Regia di Kenji Mizoguchi vedi scheda film
Esistono sogni modesti e sogni ambiziosi, sogni sentimentali e sogni materiali, sogni ragionevoli e sogni assurdi, sogni di felicità e sogni di grandezza. La concitazione di questa storia di guerra civile e migrazione rappresenta il tira e molla che affligge l’umanità intera, sempre ansiosamente divisa tra due scelte opposte, tra la tentazione e la prudenza, tra la sfida e la rinuncia. Il movimento turbinoso della folla dei soldati, dei profughi, dei clienti del mercato riproduce il ribollire di un universo in continuo fermento, che distribuisce casualmente occasioni e insidie, promesse e minacce. In questo tracciato incerto e accidentato, essere artefici del proprio destino – come Genjuro, che tira avanti modellando stoviglie di terracotta – significa lavorare duramente e rischiare molto, perché se l’ottenere è una breve impresa che comporta fatica, il mantenere è un’eterna lotta contro un’infinità di pericoli. Nel Giappone feudale, i dilemmi si misurano anche con i dislivelli sociali, che costituiscono ostacoli, creando tensioni e aspettative. Guadagnare, avere, prendere, rubare o ricevere in regalo sono le modalità che definiscono lo status di ognuno e ne determinano l’eventuale cambiamento. Questo passaggio, nel quadro di una struttura rigidamente codificata, spesso avviene mediante la follia, l’unica forza che, sotto forma di magia o violenza, sia in grado di sovvertire l’ordine costituito. Fortuna è il nome di questo prodigio dalla doppia anima, che a volte ci incanta con la sua inaspettata dolcezza, a volte si impone a noi con l’irruenta prepotenza di un intruso. Questa temporanea sospensione della logica, però, non si può protrarre oltre l’effimero sprazzo di un abbaglio: subito, infatti, interviene la verità, a rivendicare la propria coerenza, e l’incrollabile persistenza dei suoi valori.

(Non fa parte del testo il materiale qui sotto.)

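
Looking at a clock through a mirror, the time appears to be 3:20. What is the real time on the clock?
Reflection across the vertical (12-6) axis maps a hand at angle A degrees to (360 - A) degrees, which sends a reading of T minutes past 12:00 to (720 - T) minutes past 12:00.
Mirror reads 3:20 = 200 minutes past 12:00.
Actual time: (720 - 200) mod 720 = 520 minutes = 8:40.

Final answer: 8:40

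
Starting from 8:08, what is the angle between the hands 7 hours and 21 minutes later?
First find the time 7 hours and 21 minutes after 8:08.
Total minutes: 8 x 60 + 8 + 7 x 60 + 21 = 929.
929 mod 720 = 209 minutes = 3:29.
Now compute the angle at 3:29:
Hour hand: 3 x 30 + 29 x 0.5 = 104.5 degrees
Minute hand: 29 x 6 = 174 degrees
Difference: |104.5 - 174| = 69.5 degrees
The angle is 69.5 degrees

Final answer: 69.5 degrees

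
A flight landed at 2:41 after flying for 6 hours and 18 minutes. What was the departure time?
Starting time: 2:41 = 161 total minutes past 12:00
Subtracting: 6 hours and 18 minutes = 378 minutes
161 - 378 = -217 (negative, add 12 hours = 720) = 503 minutes
= 8 hours and 23 minutes past 12:00 = 8:23

Final answer: 8:23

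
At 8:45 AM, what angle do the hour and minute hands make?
Hour hand position: 8 x 30 + 45 x 0.5 = 262.5 degrees
Minute hand position: 45 x 6 = 270 degrees
Difference: |262.5 - 270| = 7.5 degrees
The angle between the hands is 7.5 degrees

Final answer: 7.5 degrees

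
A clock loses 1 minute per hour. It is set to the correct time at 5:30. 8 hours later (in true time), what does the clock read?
For every 60 true minutes, the faulty clock advances 60 - 1 = 59 minutes.
True elapsed: 8 hours = 480 minutes.
Faulty clock advances: 480 x 59/60 = 472 minutes (drift: 8 minutes behind).
Shown time: 5:30 + 472 minutes = 1:22.

Final answer: 1:22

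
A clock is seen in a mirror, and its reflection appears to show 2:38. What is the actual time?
Reflection across the vertical (12-6) axis maps a hand at angle A degrees to (360 - A) degrees, which sends a reading of T minutes past 12:00 to (720 - T) minutes past 12:00.
Mirror reads 2:38 = 158 minutes past 12:00.
Actual time: (720 - 158) mod 720 = 562 minutes = 9:22.

Final answer: 9:22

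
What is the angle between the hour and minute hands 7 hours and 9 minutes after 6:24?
First find the time 7 hours and 9 minutes after 6:24.
Total minutes: 6 x 60 + 24 + 7 x 60 + 9 = 813.
813 mod 720 = 93 minutes = 1:33.
Now compute the angle at 1:33:
Hour hand: 1 x 30 + 33 x 0.5 = 46.5 degrees
Minute hand: 33 x 6 = 198 degrees
Difference: |46.5 - 198| = 151.5 degrees
The angle is 151.5 degrees

Final answer: 151.5 degrees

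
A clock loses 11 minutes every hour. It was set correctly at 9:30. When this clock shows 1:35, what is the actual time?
For every 60 true minutes, the faulty clock advances 49 minutes, so 1 faulty-clock minute corresponds to 60/49 true minutes.
From 9:30 to 1:35 on the faulty dial is 245 minutes.
True elapsed: 245 x 60/49 = 300 minutes = 5 hours.
True time: 9:30 + 5 hours = 2:30.

Final answer: 2:30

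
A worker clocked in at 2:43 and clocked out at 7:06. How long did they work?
From 2:43 to 7:06:
(7 x 60 + 6) - (2 x 60 + 43) = 426 - 163 = 263 minutes
= 4 hours and 23 minutes

Final answer: 4 hours and 23 minutes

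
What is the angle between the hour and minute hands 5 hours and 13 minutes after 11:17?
First find the time 5 hours and 13 minutes after 11:17.
Total minutes: 11 x 60 + 17 + 5 x 60 + 13 = 990.
990 mod 720 = 270 minutes = 4:30.
Now compute the angle at 4:30:
Hour hand: 4 x 30 + 30 x 0.5 = 135 degrees
Minute hand: 30 x 6 = 180 degrees
Difference: |135 - 180| = 45 degrees
The angle is 45 degrees

Final answer: 45 degrees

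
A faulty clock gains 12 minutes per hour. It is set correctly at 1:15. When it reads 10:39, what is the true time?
For every 60 true minutes, the faulty clock advances 72 minutes, so 1 faulty-clock minute corresponds to 60/72 true minutes.
From 1:15 to 10:39 on the faulty dial is 564 minutes.
True elapsed: 564 x 60/72 = 470 minutes = 7 hours and 50 minutes.
True time: 1:15 + 7 hours and 50 minutes = 9:05.

Final answer: 9:05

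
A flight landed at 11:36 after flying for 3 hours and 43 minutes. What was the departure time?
Starting time: 11:36 = 696 total minutes past 12:00
Subtracting: 3 hours and 43 minutes = 223 minutes
696 - 223 = 473 minutes
= 7 hours and 53 minutes past 12:00 = 7:53

Final answer: 7:53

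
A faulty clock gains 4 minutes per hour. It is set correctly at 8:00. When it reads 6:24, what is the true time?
For every 60 true minutes, the faulty clock advances 64 minutes, so 1 faulty-clock minute corresponds to 60/64 true minutes.
From 8:00 to 6:24 on the faulty dial is 624 minutes.
True elapsed: 624 x 60/64 = 585 minutes = 9 hours and 45 minutes.
True time: 8:00 + 9 hours and 45 minutes = 5:45.

Final answer: 5:45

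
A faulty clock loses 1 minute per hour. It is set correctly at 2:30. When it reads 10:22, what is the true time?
For every 60 true minutes, the faulty clock advances 59 minutes, so 1 faulty-clock minute corresponds to 60/59 true minutes.
From 2:30 to 10:22 on the faulty dial is 472 minutes.
True elapsed: 472 x 60/59 = 480 minutes = 8 hours.
True time: 2:30 + 8 hours = 10:30.

Final answer: 10:30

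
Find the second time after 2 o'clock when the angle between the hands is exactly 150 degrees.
At t minutes past 2:00, the hour hand is at 30 x 2 + 0.5t degrees and the minute hand is at 6t degrees.
The smaller angle between them is 150 degrees when |30H - 5.5t| = 150 or |30H - 5.5t| = 210.
With H = 2, solve 30 x 2 - 5.5t = +/- target for each target:
  t = (30 x 2 - 150) / 5.5 = -16.36 (outside (0, 60))
  t = (30 x 2 + 150) / 5.5 = 38.18
  t = (30 x 2 - 210) / 5.5 = -27.27 (outside (0, 60))
  t = (30 x 2 + 210) / 5.5 = 49.09
Valid solutions in (0, 60): {38.18, 49.09} minutes.
The second occurrence is t = 49.09 minutes.
The hands form a 150-degree angle at 49.09 minutes past 2:00.

Final answer: 49.09 minutes past 2:00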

La favola di Akinari Ueda è la parabola della fuga sbagliata, dell’errore a cui si può rimediare solo ritornando alle origini: occorre allora ricominciare daccapo, ripartendo da quel punto della propria storia in cui il racconto è fuoriuscito dal paziente progredire della trama, per perdersi nella precipitazione di una fantasia sfrenata. La natura non procede per salti, e, d’altronde, all’uomo non è dato di volare: la nostra strada è una sola, che rimane attaccata alla terra, e devia unicamente per metterci alla prova.